Els Commandeur was born in 1941 in the Dutch city of Enschede. She studied law and was a field hockey player, achieving a position in the Dutch national youth team. She has been a sports administrator since the early 1980s, best known for her positions in field hockey. She was a board member of the Royal Dutch Hockey Association (the Dutch governing body of field hockey) for 14 years (until 1994), and was a representative to the International Hockey Federation.
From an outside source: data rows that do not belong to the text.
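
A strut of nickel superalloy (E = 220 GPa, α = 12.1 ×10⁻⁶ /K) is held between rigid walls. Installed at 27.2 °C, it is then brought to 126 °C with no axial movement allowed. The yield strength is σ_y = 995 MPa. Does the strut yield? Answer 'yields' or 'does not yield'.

ΔT = 98.80 K. Constrained thermal stress σ = E·α·ΔT = 220.0×10³ MPa × 12.1×10⁻⁶ × 98.80 = 263 MPa (compressive).
Compare to σ_y = 995 MPa: σ < σ_y, so it does not yield.

does not yield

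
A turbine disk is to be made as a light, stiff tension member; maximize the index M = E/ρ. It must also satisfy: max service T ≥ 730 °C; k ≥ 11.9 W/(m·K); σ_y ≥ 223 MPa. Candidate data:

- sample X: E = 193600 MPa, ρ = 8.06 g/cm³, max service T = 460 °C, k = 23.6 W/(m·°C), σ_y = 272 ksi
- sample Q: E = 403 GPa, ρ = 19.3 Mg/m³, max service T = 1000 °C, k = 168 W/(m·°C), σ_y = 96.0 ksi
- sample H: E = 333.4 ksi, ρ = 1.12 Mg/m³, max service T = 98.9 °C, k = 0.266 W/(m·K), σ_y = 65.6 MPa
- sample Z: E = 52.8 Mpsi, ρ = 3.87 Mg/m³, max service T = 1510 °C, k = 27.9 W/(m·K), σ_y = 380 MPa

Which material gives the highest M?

Screen on constraints: max service T ≥ 730 °C; k ≥ 11.9 W/(m·K); σ_y ≥ 223 MPa. Survivors: sample Q, sample Z.
After converting to SI:
  sample Q: E = 403.0 GPa, ρ = 19300 kg/m³
  sample Z: E = 364.0 GPa, ρ = 3870 kg/m³
  sample Z: M = 94.1 MN·m/kg
  sample Q: M = 20.9 MN·m/kg
Sample Z has the largest M.

sample Z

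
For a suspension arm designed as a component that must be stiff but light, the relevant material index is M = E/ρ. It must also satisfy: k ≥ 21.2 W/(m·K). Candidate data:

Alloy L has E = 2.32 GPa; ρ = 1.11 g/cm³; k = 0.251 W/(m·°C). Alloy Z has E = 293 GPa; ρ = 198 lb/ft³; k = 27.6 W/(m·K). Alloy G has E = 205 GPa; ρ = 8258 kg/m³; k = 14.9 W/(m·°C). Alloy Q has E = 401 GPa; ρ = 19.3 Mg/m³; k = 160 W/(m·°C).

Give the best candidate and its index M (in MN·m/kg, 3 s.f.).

alloy Z, M = 92.4 MN·m/kg

Screen on constraints: k ≥ 21.2 W/(m·K). Survivors: alloy Z, alloy Q.
After converting to SI:
  alloy Z: E = 293.0 GPa, ρ = 3172 kg/m³
  alloy Q: E = 401.0 GPa, ρ = 19300 kg/m³
  alloy Z: M = 92.4 MN·m/kg
  alloy Q: M = 20.8 MN·m/kg
Alloy Z has the largest M.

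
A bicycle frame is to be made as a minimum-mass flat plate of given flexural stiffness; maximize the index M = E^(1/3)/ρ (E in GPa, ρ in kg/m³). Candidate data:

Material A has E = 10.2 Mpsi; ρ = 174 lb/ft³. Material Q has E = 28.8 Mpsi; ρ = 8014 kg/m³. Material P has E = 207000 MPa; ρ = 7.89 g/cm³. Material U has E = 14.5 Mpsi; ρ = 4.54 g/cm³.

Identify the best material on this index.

After converting to SI:
  material A: E = 70.33 GPa, ρ = 2787 kg/m³
  material Q: E = 198.6 GPa, ρ = 8014 kg/m³
  material P: E = 207.0 GPa, ρ = 7890 kg/m³
  material U: E = 99.97 GPa, ρ = 4540 kg/m³
  material A: M = 1.48×10⁻³
  material U: M = 1.02×10⁻³
  material P: M = 0.750×10⁻³
  material Q: M = 0.728×10⁻³
Material A has the largest M.

material A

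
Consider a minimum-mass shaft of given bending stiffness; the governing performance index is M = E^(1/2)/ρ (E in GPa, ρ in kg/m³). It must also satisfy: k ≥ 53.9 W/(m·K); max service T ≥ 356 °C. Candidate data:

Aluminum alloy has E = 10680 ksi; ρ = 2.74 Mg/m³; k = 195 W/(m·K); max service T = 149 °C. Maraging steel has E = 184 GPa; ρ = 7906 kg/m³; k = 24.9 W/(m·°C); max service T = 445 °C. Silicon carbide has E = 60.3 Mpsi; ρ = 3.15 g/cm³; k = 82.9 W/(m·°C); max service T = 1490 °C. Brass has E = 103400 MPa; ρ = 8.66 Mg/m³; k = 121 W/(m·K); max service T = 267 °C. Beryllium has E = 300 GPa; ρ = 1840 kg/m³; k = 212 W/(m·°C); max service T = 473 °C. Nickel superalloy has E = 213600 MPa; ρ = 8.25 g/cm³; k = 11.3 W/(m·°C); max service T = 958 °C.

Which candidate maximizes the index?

Screen on constraints: k ≥ 53.9 W/(m·K); max service T ≥ 356 °C. Survivors: silicon carbide, beryllium.
Convert each candidate to consistent units, then evaluate M:
  silicon carbide: E = 415.8 GPa, ρ = 3150 kg/m³
  beryllium: E = 300.0 GPa, ρ = 1840 kg/m³
  beryllium: M = 9.41×10⁻³
  silicon carbide: M = 6.47×10⁻³
Beryllium has the largest M.

beryllium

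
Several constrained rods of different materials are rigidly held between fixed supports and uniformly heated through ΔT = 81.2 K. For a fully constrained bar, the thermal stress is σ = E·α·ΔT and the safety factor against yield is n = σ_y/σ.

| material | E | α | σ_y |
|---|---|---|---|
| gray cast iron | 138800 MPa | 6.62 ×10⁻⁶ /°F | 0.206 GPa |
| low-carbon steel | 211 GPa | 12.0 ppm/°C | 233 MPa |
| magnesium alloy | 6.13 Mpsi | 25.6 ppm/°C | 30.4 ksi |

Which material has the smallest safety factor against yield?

low-carbon steel

With everything in SI (GPa, ×10⁻⁶/K, MPa):
  gray cast iron: E = 138.8, α = 11.9, σ_y = 206.0 → σ = 134 MPa, n = 1.53
  low-carbon steel: E = 211.0, α = 12.0, σ_y = 233.0 → σ = 206 MPa, n = 1.13
  magnesium alloy: E = 42.26, α = 25.6, σ_y = 209.6 → σ = 87.9 MPa, n = 2.39
Low-carbon steel has the lowest safety factor, n = 1.13.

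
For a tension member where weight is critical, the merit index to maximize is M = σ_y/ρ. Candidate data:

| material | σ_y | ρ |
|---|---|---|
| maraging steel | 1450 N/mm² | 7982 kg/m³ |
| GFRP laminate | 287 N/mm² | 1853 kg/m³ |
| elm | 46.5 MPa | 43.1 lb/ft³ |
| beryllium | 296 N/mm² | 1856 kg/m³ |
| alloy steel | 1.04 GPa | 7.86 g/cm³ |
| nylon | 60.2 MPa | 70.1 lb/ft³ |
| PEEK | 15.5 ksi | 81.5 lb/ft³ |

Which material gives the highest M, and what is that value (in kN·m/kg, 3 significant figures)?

Putting every candidate on a common basis:
  maraging steel: σ_y = 1450 MPa, ρ = 7982 kg/m³
  GFRP laminate: σ_y = 287.0 MPa, ρ = 1853 kg/m³
  elm: σ_y = 46.50 MPa, ρ = 690.4 kg/m³
  beryllium: σ_y = 296.0 MPa, ρ = 1856 kg/m³
  alloy steel: σ_y = 1040 MPa, ρ = 7860 kg/m³
  nylon: σ_y = 60.20 MPa, ρ = 1123 kg/m³
  PEEK: σ_y = 106.9 MPa, ρ = 1306 kg/m³
  maraging steel: M = 182 kN·m/kg
  beryllium: M = 159 kN·m/kg
  GFRP laminate: M = 155 kN·m/kg
  alloy steel: M = 132 kN·m/kg
  PEEK: M = 81.9 kN·m/kg
  elm: M = 67.4 kN·m/kg
  nylon: M = 53.6 kN·m/kg
The maximum is for maraging steel.

maraging steel, M = 182 kN·m/kg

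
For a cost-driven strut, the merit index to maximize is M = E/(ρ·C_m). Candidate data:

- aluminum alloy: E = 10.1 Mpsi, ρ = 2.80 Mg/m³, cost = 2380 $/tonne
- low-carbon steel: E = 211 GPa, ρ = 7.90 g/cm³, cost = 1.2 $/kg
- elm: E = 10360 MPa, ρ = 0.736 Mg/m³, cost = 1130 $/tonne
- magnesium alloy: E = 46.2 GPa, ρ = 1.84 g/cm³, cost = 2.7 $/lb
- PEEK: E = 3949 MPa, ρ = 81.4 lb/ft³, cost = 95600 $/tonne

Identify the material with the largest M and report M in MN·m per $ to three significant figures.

low-carbon steel, M = 22.3 MN·m per $

In SI units:
  aluminum alloy: E = 69.64 GPa, ρ = 2800 kg/m³, cost = 2.380 $/kg
  low-carbon steel: E = 211.0 GPa, ρ = 7900 kg/m³, cost = 1.200 $/kg
  elm: E = 10.36 GPa, ρ = 736.0 kg/m³, cost = 1.130 $/kg
  magnesium alloy: E = 46.20 GPa, ρ = 1840 kg/m³, cost = 5.952 $/kg
  PEEK: E = 3.949 GPa, ρ = 1304 kg/m³, cost = 95.60 $/kg
  low-carbon steel: M = 22.3 MN·m per $
  elm: M = 12.5 MN·m per $
  aluminum alloy: M = 10.4 MN·m per $
  magnesium alloy: M = 4.22 MN·m per $
  PEEK: M = 0.0317 MN·m per $
Low-carbon steel ranks first.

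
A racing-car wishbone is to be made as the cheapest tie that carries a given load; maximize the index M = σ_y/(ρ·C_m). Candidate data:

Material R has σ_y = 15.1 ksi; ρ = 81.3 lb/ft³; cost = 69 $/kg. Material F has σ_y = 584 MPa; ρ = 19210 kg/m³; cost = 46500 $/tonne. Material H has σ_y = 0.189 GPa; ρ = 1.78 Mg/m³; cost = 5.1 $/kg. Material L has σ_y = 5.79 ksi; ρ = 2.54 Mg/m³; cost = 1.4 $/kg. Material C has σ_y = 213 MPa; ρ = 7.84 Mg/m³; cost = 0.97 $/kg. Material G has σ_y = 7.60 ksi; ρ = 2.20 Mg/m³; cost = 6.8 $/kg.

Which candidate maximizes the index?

Convert each candidate to consistent units, then evaluate M:
  material R: σ_y = 104.1 MPa, ρ = 1302 kg/m³, cost = 69.00 $/kg
  material F: σ_y = 584.0 MPa, ρ = 19210 kg/m³, cost = 46.50 $/kg
  material H: σ_y = 189.0 MPa, ρ = 1780 kg/m³, cost = 5.100 $/kg
  material L: σ_y = 39.92 MPa, ρ = 2540 kg/m³, cost = 1.400 $/kg
  material C: σ_y = 213.0 MPa, ρ = 7840 kg/m³, cost = 0.9700 $/kg
  material G: σ_y = 52.40 MPa, ρ = 2200 kg/m³, cost = 6.800 $/kg
  material C: M = 28.0 kN·m per $
  material H: M = 20.8 kN·m per $
  material L: M = 11.2 kN·m per $
  material G: M = 3.50 kN·m per $
  material R: M = 1.16 kN·m per $
  material F: M = 0.654 kN·m per $
Highest index: material C.

material C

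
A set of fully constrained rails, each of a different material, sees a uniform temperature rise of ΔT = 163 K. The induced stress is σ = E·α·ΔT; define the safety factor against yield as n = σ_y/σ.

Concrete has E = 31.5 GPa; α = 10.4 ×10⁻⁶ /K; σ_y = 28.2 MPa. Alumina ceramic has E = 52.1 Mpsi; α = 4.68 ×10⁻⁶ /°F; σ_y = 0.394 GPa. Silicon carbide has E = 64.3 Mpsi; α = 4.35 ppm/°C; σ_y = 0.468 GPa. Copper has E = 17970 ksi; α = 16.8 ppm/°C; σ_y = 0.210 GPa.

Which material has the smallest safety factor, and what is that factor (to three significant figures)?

Converting E to GPa, α to ×10⁻⁶/K, σ_y to MPa, then σ and n for each:
  concrete: E = 31.50, α = 10.4, σ_y = 28.20 → σ = 53.4 MPa, n = 0.528
  alumina ceramic: E = 359.2, α = 8.42, σ_y = 394.0 → σ = 493 MPa, n = 0.799
  silicon carbide: E = 443.3, α = 4.35, σ_y = 468.0 → σ = 314 MPa, n = 1.49
  copper: E = 123.9, α = 16.8, σ_y = 210.0 → σ = 339 MPa, n = 0.619
Concrete has the lowest safety factor, n = 0.528.

concrete, n = 0.528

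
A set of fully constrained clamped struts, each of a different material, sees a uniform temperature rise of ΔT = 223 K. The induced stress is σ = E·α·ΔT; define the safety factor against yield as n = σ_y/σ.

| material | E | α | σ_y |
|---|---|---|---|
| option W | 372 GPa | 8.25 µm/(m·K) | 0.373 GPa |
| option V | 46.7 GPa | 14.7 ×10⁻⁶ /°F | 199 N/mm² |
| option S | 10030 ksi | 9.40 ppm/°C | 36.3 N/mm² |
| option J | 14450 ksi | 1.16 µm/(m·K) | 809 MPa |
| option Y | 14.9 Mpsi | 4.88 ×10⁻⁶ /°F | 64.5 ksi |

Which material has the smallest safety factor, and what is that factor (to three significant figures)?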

Between 1989 and 1993 she was also board member of the Dutch Olympic Committee.

In 1987 she was appointed as the technical delegate for the female field hockey tournament at the 1988 Summer Olympics in Seoul. She was chair of the technical commission of the Federation, and was from 1994 its secretary-general. In 2001 she was elected as president of the Federation, with an agenda for renewal of the sport. As such, she was also a representative in the International Olympic Committee and member of various IOC committees. After she lost her re-election in 2008 from Leandro Negre, she also resigned from those positions.

In 2010 van Breda Vriesman was appointed as Officer in the Order of Orange-Nassau for her work as volunteer for field hockey and sports.

== Personal life ==
Van Breda Vriesman is married has three children. Besides field hockey, she has also cycled and played golf.